Besides having more vowels in his name than any other researcher in the field of positive psychology, Mihály Csíkszentmihályi is probably best known for his book "Flow". So what exactly is flow?
Well, there are short and long ways to define the concept of flow. The short way is to tell you that flow is roughly the equivalent to what most people refer to as being "in the zone" or "in the groove". More elaborate definitions might be that it is "the state in which people are so involved in an activity that nothing else seems to matter; the experience itself is so enjoyable that people do it even at great cost, for the sheer state of doing it."
Being such a desirable state, flow is naturally linked to happiness. The book feels that the path to happiness is a circuitous one that begins with one achieving control over the "contents of our consciousness". I'm taking that to mean that if I learn to find flow experiences, it will lead to greater happiness.
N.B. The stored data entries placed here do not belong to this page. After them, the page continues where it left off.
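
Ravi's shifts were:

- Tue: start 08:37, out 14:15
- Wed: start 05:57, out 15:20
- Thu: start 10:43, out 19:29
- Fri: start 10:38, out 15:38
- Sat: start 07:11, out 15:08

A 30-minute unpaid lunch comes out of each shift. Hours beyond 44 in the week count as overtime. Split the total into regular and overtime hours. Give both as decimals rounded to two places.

Regular 34.23 hours, overtime 0.00 hours

Tue: 08:37–14:15 = 5 h 38 min; less 30 min break → 5 h 8 min
Wed: 05:57–15:20 = 9 h 23 min; less 30 min break → 8 h 53 min
Thu: 10:43–19:29 = 8 h 46 min; less 30 min break → 8 h 16 min
Fri: 10:38–15:38 = 5 h 0 min; less 30 min break → 4 h 30 min
Sat: 07:11–15:08 = 7 h 57 min; less 30 min break → 7 h 27 min
Total worked: 34 h 14 min = 34.23 h.
Threshold 44 h → overtime 0 h 0 min, regular 34 h 14 min.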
Know from the get-go that "Flow" is NOT a step-by-step book that gives you tips on how to be happy. Instead, the book summarizes years of research, so what you get when all is said and done, are general principles along with examples of how people have used them to transform their lives. The hope, then, is that you will have enough information in the book to make the transition from principles and theory, to actual practice.
In a nutshell, "Flow" is a unique and interesting book that examines the process of achieving happiness through the control of one's inner life and is a classic in it's field. Other positive psychology books I liked include "Finding Happiness in a Frustrating World".